Bloom is the electrifying debut collection from one of our best emerging poets. If a studio technician could "remix" poems by modern and contemporary poets so they retold the story of the Manhattan Project from the viewpoint of Louis Slotin, simultaneously putting Robert Lowell in whispered conversation with Ted Hughes, as vocalized by a Canadian physicist from Winnipeg, over the current state of literary utopian projects, we'd hear something nearly as captivating as Michael Lista's Bloom. As it is, we also get "Lista" swimming ghostlike through this palimpsest-narrative, inhabiting Slotin and brashly "tickling the dragon's tail" at the nucleus of untested notions of creation, stasis, and destruction. In Bloom, one of the most dangerous historical fulcrums of the last century is somehow made viscerally present again, and, more wondrously, made to radiate outward into very current crises.
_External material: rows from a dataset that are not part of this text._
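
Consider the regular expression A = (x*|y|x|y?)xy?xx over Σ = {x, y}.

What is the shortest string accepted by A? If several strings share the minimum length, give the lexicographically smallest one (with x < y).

By inspection of the expression, no string of length less than 3 matches, and xxx is the lexicographically first match of length 3.

xxx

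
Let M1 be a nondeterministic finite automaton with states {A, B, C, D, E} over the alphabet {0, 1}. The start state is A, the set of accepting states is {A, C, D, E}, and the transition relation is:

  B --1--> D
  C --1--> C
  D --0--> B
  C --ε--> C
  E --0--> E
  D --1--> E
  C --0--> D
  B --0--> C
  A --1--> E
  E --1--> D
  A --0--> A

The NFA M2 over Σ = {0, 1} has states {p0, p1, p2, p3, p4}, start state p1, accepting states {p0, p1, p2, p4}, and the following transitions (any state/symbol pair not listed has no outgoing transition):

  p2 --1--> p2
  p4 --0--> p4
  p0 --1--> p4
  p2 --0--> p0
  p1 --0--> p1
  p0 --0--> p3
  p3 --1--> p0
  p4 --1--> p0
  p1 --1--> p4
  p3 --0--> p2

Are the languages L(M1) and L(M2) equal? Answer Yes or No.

Exploring the product automaton M1 × M2 from the start pair (A, p1), following both machines on each input symbol, reaches 5 state pairs: (A, p1), (E, p4), (D, p0), (B, p3), (C, p2).
M1 accepts in {A, C, D, E} and M2 accepts in {p0, p1, p2, p4}. In every reachable pair the two components are either both accepting — (A, p1), (E, p4), (D, p0), (C, p2) — or both non-accepting, so no string is accepted by exactly one of the machines: L(M1) \ L(M2) and L(M2) \ L(M1) are both empty.
Hence every string is accepted by M1 iff it is accepted by M2, and the two languages coincide.

Yes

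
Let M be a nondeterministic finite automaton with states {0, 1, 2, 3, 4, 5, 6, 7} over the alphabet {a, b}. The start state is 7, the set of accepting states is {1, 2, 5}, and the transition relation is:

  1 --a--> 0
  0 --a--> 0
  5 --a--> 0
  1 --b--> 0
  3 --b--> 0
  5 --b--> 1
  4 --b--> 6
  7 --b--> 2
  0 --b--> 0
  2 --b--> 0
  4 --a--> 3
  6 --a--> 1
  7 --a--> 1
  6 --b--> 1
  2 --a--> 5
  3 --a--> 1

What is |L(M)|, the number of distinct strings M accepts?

The useful subgraph on states {1, 2, 5, 7} is acyclic, so L(M) is finite; the longest accepting path visits 4 useful states, giving maximum string length 3.
Counting accepting paths from 7 by length: 2 of length 1, 1 of length 2, 1 of length 3. Total 4.

4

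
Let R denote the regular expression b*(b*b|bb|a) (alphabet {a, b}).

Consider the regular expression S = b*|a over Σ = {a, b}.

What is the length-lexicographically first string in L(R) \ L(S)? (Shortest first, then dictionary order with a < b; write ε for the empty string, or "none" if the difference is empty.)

The string ba is accepted by R but not by S.
No shorter string lies in the difference, and ba is the lexicographically first length-2 string in L(R) \ L(S).

ba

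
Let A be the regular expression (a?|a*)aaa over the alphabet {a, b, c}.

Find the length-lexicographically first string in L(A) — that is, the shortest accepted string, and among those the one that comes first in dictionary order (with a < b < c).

By inspection of the expression, no string of length less than 3 matches, and aaa is the lexicographically first match of length 3.

aaa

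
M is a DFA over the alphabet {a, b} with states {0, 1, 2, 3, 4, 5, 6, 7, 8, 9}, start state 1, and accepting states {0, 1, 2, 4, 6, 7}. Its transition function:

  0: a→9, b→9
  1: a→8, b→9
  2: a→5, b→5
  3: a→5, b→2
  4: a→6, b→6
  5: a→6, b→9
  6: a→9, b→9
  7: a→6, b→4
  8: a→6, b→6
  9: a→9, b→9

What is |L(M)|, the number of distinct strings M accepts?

3

The useful subgraph on states {1, 6, 8} is acyclic, so L(M) is finite; the longest accepting path visits 3 useful states, giving maximum string length 2.
Counting accepting paths from 1 by length: 1 of length 0, 2 of length 2. Total 3.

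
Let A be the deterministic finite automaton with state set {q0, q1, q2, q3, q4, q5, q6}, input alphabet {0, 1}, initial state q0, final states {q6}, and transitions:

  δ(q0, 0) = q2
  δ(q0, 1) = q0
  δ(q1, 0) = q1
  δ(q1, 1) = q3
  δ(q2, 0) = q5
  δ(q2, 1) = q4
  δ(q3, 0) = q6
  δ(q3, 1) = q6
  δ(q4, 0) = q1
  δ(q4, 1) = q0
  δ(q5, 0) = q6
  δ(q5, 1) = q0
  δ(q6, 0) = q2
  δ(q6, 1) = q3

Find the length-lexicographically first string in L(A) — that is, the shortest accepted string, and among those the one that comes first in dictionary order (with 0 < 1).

000

A breadth-first search from q0 reaches an accepting state first via the path q0 → q2 → q5 → q6 on input 000.
No string of length < 3 is accepted (BFS exhausts all shorter strings without reaching an accepting state), and 000 is the lexicographically least accepting string of length 3.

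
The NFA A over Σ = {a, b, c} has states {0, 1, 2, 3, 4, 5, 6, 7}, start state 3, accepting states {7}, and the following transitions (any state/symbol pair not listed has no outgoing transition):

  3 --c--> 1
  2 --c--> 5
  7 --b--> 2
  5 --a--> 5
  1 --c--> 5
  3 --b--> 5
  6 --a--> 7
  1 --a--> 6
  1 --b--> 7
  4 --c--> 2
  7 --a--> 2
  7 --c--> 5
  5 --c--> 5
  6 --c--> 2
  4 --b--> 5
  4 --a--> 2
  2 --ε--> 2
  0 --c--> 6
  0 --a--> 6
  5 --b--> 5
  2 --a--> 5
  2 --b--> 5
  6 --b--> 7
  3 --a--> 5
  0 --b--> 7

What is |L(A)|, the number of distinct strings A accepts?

The useful subgraph on states {1, 3, 6, 7} is acyclic, so L(A) is finite; the longest accepting path visits 4 useful states, giving maximum string length 3.
Counting accepting paths from 3 by length: 1 of length 2, 2 of length 3. Total 3.

3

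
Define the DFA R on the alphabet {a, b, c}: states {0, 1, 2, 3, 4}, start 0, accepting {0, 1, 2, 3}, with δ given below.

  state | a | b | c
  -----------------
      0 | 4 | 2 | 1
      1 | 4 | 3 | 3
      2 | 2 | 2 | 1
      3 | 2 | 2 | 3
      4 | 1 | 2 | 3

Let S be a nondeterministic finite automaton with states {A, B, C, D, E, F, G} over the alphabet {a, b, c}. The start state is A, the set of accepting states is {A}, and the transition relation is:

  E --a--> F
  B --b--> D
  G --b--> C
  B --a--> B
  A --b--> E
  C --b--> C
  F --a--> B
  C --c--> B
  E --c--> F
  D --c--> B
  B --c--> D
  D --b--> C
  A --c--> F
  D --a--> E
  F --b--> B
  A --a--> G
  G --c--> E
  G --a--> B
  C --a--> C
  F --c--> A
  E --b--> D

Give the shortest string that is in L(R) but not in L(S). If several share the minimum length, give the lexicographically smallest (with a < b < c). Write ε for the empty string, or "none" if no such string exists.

b

The string b is accepted by R but not by S.
No shorter string lies in the difference, and b is the lexicographically first length-1 string in L(R) \ L(S).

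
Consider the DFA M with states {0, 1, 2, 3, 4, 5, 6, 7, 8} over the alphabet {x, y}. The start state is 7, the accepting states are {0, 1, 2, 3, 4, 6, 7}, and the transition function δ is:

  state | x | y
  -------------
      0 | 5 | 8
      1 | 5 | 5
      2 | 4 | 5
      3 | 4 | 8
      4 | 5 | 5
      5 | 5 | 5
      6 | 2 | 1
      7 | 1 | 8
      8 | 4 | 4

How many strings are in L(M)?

4

The useful subgraph on states {1, 4, 7, 8} is acyclic, so L(M) is finite; the longest accepting path visits 3 useful states, giving maximum string length 2.
Counting accepting paths from 7 by length: 1 of length 0, 1 of length 1, 2 of length 2. Total 4.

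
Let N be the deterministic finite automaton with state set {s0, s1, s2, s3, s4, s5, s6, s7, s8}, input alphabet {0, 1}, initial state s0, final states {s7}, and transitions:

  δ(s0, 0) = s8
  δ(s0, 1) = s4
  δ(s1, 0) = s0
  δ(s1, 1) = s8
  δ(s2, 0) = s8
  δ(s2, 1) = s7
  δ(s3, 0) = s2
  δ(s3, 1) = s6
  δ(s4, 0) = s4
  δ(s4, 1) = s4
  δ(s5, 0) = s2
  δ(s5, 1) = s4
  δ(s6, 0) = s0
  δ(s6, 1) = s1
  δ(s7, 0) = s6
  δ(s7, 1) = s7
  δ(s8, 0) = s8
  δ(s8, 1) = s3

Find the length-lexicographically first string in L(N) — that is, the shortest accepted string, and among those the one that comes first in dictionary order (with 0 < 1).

A breadth-first search from s0 reaches an accepting state first via the path s0 → s8 → s3 → s2 → s7 on input 0101.
No string of length < 4 is accepted (BFS exhausts all shorter strings without reaching an accepting state), and 0101 is the lexicographically least accepting string of length 4.

0101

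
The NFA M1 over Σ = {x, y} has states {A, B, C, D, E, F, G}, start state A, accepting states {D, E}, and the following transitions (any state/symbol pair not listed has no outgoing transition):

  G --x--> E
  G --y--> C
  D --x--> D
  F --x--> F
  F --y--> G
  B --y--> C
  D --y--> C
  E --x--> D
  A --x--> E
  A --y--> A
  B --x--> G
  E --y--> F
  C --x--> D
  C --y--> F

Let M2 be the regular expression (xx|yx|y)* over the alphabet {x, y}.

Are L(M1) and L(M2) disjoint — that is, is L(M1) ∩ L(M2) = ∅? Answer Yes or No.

No

The string xx is accepted by both M1 and M2.
Hence L(M1) ∩ L(M2) ≠ ∅.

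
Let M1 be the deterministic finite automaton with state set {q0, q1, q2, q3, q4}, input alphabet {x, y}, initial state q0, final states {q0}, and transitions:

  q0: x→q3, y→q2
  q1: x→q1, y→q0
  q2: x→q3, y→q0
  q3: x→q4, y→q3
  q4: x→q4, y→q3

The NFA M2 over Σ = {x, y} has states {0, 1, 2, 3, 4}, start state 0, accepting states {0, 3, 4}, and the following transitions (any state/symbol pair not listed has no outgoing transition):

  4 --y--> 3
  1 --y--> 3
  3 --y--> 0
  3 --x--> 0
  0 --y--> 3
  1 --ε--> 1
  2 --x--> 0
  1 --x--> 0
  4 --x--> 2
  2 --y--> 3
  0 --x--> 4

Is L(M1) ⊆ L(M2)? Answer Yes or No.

Yes

Exploring the product automaton M1 × M2 from the start pair (q0, 0), following both machines on each input symbol, reaches 8 state pairs: (q0, 0), (q3, 4), (q2, 3), (q4, 2), (q3, 3), (q3, 0), (q4, 0), (q4, 4).
M1 accepts in {q0} and M2 accepts in {0, 3, 4}. The reachable pairs whose M1-component is accepting are (q0, 0); in each of them the M2-component is accepting too, so the product for L(M1) \ L(M2) (M1-component accepting, M2-component rejecting) has no reachable accepting pair and the difference is empty.
Hence every string in L(M1) is also in L(M2).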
Michael Lista is the author of Bloom, the critically acclaimed collection of poems that was named one of Quill and Quire's ten best books of 2010. His work has been nominated for the National Magazine Award, and twice for the Pushcart Prize. Lista is the Poetry Editor of The Walrus and he writes a popular monthly column, On Poetry, for the National Post. He lives in Toronto.
Bloom is all one might hope for in a book of poetry: an unencumbered, nervy fusion of imagination and form.